Researchers at the Beckman Institute for Advanced Science and Technology developed a subspace mass spectrometry imaging approach that accelerates the speed of data acquisition—without sacrificing the quality—by designing a model-based reconstruction strategy. The technique, which was developed using animal models, could have important implications for many applications, including analytical chemistry and clinical studies, with results available at a fraction of the time. It also can detect a wide range of biomolecules, from small molecules such as neurotransmitters and amino acids to larger molecules such as lipids or peptides.

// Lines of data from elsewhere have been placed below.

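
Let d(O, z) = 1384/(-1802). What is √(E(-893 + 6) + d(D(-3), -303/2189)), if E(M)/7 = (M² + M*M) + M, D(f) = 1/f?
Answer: √8936756957665/901 ≈ 3317.9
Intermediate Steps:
E(M) = 7*M + 14*M² (E(M) = 7*((M² + M*M) + M) = 7*((M² + M²) + M) = 7*(2*M² + M) = 7*(M + 2*M²) = 7*M + 14*M²)
d(O, z) = -692/901 (d(O, z) = 1384*(-1/1802) = -692/901)
√(E(-893 + 6) + d(D(-3), -303/2189)) = √(7*(-893 + 6)*(1 + 2*(-893 + 6)) - 692/901) = √(7*(-887)*(1 + 2*(-887)) - 692/901) = √(7*(-887)*(1 - 1774) - 692/901) = √(7*(-887)*(-1773) - 692/901) = √(11008557 - 692/901) = √(9918709165/901) = √8936756957665/901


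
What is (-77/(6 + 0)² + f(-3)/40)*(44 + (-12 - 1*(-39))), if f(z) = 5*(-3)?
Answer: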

“Fourier transform-ion cyclotron resonance is a really powerful instrument, providing the highest mass resolution”, said Yuxuan Richard Xie, a bioengineering graduate student at the University of Illinois Urbana-Champaign, who is first author on the paper. “But one disadvantage of FT-ICR is it’s very slow. So essentially, if people want to achieve a certain mass resolution, they have to wait days to acquire data sets. Our computational approach speeds up this acquisition process, potentially from one day to maybe one to two hours—basically a tenfold increase in data acquisition speed. Our method is changing the way that we acquire the data. Instead of acquiring mass spectra per pixel, the technique recognises the redundancy in the high-dimensional imaging data and uses a low-dimensional subspace model to exploit this redundancy to reconstruct multispectral images from only a subset of the data.”
The subspace imaging concept was pioneered by Zhi-Pei Liang, a professor of electrical and computer engineering and Beckman Institute faculty member. The research continues as researchers seek to apply the technique to 3D imaging. “(The approach) could have a much larger impact for the scientific community for 3D imaging of larger areas, such as the brain,” Xie said. “Because if we do 50 slices on FT-ICR, it would take weeks right now, but (with this technique) we can achieve decent coverage maybe within days. I believe that computational imaging, especially the data driven approach, is like a new shining star. It’s getting more and more powerful, and we should definitely utilise some of those techniques for chemical analysis of tissue through mass spectrometry imaging.”
The work was published in the Journal of the American Society of Mass Spectrometry (doi.org/fm6c).